In certain works, such modernist interplay continues to the present day. Martin Puryear’s enigmatic sculpture “Face Down” (2008) owes a self-acknowledged debt to Constantin Brancusi. The black, wooden wall reliefs of Leonardo Drew remap the grids of Piet Mondrian. With examples from the “European Modernist Tradition” right next to the “African American Artists” of the title, the works ultimately speak for themselves about just who is out to riff, relate, or razz. A “Nude” (c. 1939) by William H. Johnson is a powerhouse of modernist figuration. “Xpect” (2018) by Mequitta Ahuja, however, a self-portrait that remakes Picasso’s “Les Demoiselles d’Avignon,” forgoes invention for another “intervention into the canon of art history.”
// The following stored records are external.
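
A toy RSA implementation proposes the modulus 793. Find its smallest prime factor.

793 is odd.
Digit sum 19, not divisible by 3.
Ends in 3: not divisible by 5.
7: 793 = 7·113 + 2
11: 793 = 11·72 + 1
13: 793 = 13·61

13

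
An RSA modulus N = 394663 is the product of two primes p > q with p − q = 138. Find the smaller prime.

563

Since p = q + 138, we have 394663 = q(q + 138), so q² + 138q − 394663 = 0.
Discriminant: 138² + 4·394663 = 19044 + 1578652 = 1597696; √1597696 = 1264.
q = (−138 + 1264)/2 = 563, and p = q + 138 = 701.
Check: 563 · 701 = 394663.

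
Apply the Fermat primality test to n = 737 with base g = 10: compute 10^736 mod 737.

23

10^1 ≡ 10 (mod 737)
10^2 ≡ 10^2 = 100 ≡ 100 (mod 737)
10^4 ≡ 100^2 = 10000 ≡ 419 (mod 737)
10^8 ≡ 419^2 = 175561 ≡ 155 (mod 737)
10^16 ≡ 155^2 = 24025 ≡ 441 (mod 737)
10^32 ≡ 441^2 = 194481 ≡ 650 (mod 737)
10^64 ≡ 650^2 = 422500 ≡ 199 (mod 737)
10^128 ≡ 199^2 = 39601 ≡ 540 (mod 737)
10^256 ≡ 540^2 = 291600 ≡ 485 (mod 737)
10^512 ≡ 485^2 = 235225 ≡ 122 (mod 737)
736 = 512 + 128 + 64 + 32 in binary powers of 2.
So 10^736 ≡ 122 · 540 · 199 · 650 ≡ 23 (mod 737).
Since 23 ≠ 1, base 10 is a Fermat witness: 737 is composite.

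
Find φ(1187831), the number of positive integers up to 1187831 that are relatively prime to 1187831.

Factor: 1187831 = 47 · 127 · 199.
φ(1187831) = (47−1) · (127−1) · (199−1) = 46 · 126 · 198 = 1147608.

1147608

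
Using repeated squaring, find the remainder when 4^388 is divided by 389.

1

4^1 ≡ 4 (mod 389)
4^2 ≡ 4^2 = 16 ≡ 16 (mod 389)
4^4 ≡ 16^2 = 256 ≡ 256 (mod 389)
4^8 ≡ 256^2 = 65536 ≡ 184 (mod 389)
4^16 ≡ 184^2 = 33856 ≡ 13 (mod 389)
4^32 ≡ 13^2 = 169 ≡ 169 (mod 389)
4^64 ≡ 169^2 = 28561 ≡ 164 (mod 389)
4^128 ≡ 164^2 = 26896 ≡ 55 (mod 389)
4^256 ≡ 55^2 = 3025 ≡ 302 (mod 389)
388 = 256 + 128 + 4 in binary powers of 2.
So 4^388 ≡ 302 · 55 · 256 ≡ 1 (mod 389).
Since the result is 1, base 4 gives no evidence that 389 is composite.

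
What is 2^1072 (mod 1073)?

2^1 ≡ 2 (mod 1073)
2^2 ≡ 2^2 = 4 ≡ 4 (mod 1073)
2^4 ≡ 4^2 = 16 ≡ 16 (mod 1073)
2^8 ≡ 16^2 = 256 ≡ 256 (mod 1073)
2^16 ≡ 256^2 = 65536 ≡ 83 (mod 1073)
2^32 ≡ 83^2 = 6889 ≡ 451 (mod 1073)
2^64 ≡ 451^2 = 203401 ≡ 604 (mod 1073)
2^128 ≡ 604^2 = 364816 ≡ 1069 (mod 1073)
2^256 ≡ 1069^2 = 1142761 ≡ 16 (mod 1073)
2^512 ≡ 16^2 = 256 ≡ 256 (mod 1073)
2^1024 ≡ 256^2 = 65536 ≡ 83 (mod 1073)
1072 = 1024 + 32 + 16 in binary powers of 2.
So 2^1072 ≡ 83 · 451 · 83 ≡ 604 (mod 1073).
Since 604 ≠ 1, base 2 is a Fermat witness: 1073 is composite.

604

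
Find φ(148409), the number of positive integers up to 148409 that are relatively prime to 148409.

Factor: 148409 = 19 · 73 · 107.
φ(148409) = (19−1) · (73−1) · (107−1) = 18 · 72 · 106 = 137376.

137376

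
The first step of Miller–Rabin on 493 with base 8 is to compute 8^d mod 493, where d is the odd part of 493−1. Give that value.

493 − 1 = 492 = 2^2 · 123, so d = 123.
8^1 ≡ 8 (mod 493)
8^2 ≡ 8^2 = 64 ≡ 64 (mod 493)
8^4 ≡ 64^2 = 4096 ≡ 152 (mod 493)
8^8 ≡ 152^2 = 23104 ≡ 426 (mod 493)
8^16 ≡ 426^2 = 181476 ≡ 52 (mod 493)
8^32 ≡ 52^2 = 2704 ≡ 239 (mod 493)
8^64 ≡ 239^2 = 57121 ≡ 426 (mod 493)
123 = 64 + 32 + 16 + 8 + 2 + 1 in binary powers of 2.
So 8^123 ≡ 426 · 239 · 52 · 426 · 64 · 8 ≡ 206 (mod 493).
Squaring chain: 206 → 38; never reaches −1, so base 8 is a Miller–Rabin witness that 493 is composite.

206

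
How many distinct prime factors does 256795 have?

256795 = 5 · 51359
51359 = 7 · 7337
7337 = 11 · 667
667 = 23 · 29
256795 = 5 · 7 · 11 · 23 · 29, which has 5 distinct prime factors.

5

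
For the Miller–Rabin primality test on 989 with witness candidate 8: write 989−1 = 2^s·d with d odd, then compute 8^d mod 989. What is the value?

108

989 − 1 = 988 = 2^2 · 247, so d = 247.
8^1 ≡ 8 (mod 989)
8^2 ≡ 8^2 = 64 ≡ 64 (mod 989)
8^4 ≡ 64^2 = 4096 ≡ 140 (mod 989)
8^8 ≡ 140^2 = 19600 ≡ 809 (mod 989)
8^16 ≡ 809^2 = 654481 ≡ 752 (mod 989)
8^32 ≡ 752^2 = 565504 ≡ 785 (mod 989)
8^64 ≡ 785^2 = 616225 ≡ 78 (mod 989)
8^128 ≡ 78^2 = 6084 ≡ 150 (mod 989)
247 = 128 + 64 + 32 + 16 + 4 + 2 + 1 in binary powers of 2.
So 8^247 ≡ 150 · 78 · 785 · 752 · 140 · 64 · 8 ≡ 108 (mod 989).
Squaring chain: 108 → 785; never reaches −1, so base 8 is a Miller–Rabin witness that 989 is composite.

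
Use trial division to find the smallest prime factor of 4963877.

4963877 is odd.
Digit sum 44, not divisible by 3.
Ends in 7: not divisible by 5.
7: 4963877 = 7·709125 + 2
11: 4963877 = 11·451261 + 6
13: 4963877 = 13·381836 + 9
17: 4963877 = 17·291992 + 13
19: 4963877 = 19·261256 + 13
23: 4963877 = 23·215820 + 17
29: 4963877 = 29·171168 + 5
31: 4963877 = 31·160125 + 2
37: 4963877 = 37·134158 + 31
41: 4963877 = 41·121070 + 7
43: 4963877 = 43·115439

43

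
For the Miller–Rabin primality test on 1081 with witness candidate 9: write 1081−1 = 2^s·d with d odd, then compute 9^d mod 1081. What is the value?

660

1081 − 1 = 1080 = 2^3 · 135, so d = 135.
9^1 ≡ 9 (mod 1081)
9^2 ≡ 9^2 = 81 ≡ 81 (mod 1081)
9^4 ≡ 81^2 = 6561 ≡ 75 (mod 1081)
9^8 ≡ 75^2 = 5625 ≡ 220 (mod 1081)
9^16 ≡ 220^2 = 48400 ≡ 836 (mod 1081)
9^32 ≡ 836^2 = 698896 ≡ 570 (mod 1081)
9^64 ≡ 570^2 = 324900 ≡ 600 (mod 1081)
9^128 ≡ 600^2 = 360000 ≡ 27 (mod 1081)
135 = 128 + 4 + 2 + 1 in binary powers of 2.
So 9^135 ≡ 27 · 75 · 81 · 9 ≡ 660 (mod 1081).
Squaring chain: 660 → 1038 → 768; never reaches −1, so base 9 is a Miller–Rabin witness that 1081 is composite.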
Organized by guest curator Adrienne L. Childs and the Phillips Collection, “Riffs and Relations” relies too much on a thematic presentation that burdens a fascinating historical subject with middling contemporary work. The Phillips Collection bills itself as “America’s first museum of modern art”—it opened nearly a decade before New York’s Museum of Modern Art—but this largely postmodern show often misses out on the deeper history of modernism and the Phillips’s own relations with black artists. To better understand that story and its characters—Horace Pippin, Richmond Barthé, Sam Gilliam and many others—visitors should explore the museum’s permanent collection. While the Phillips is temporarily closed, the exhibition’s scholarly catalog also offers a good place to linger.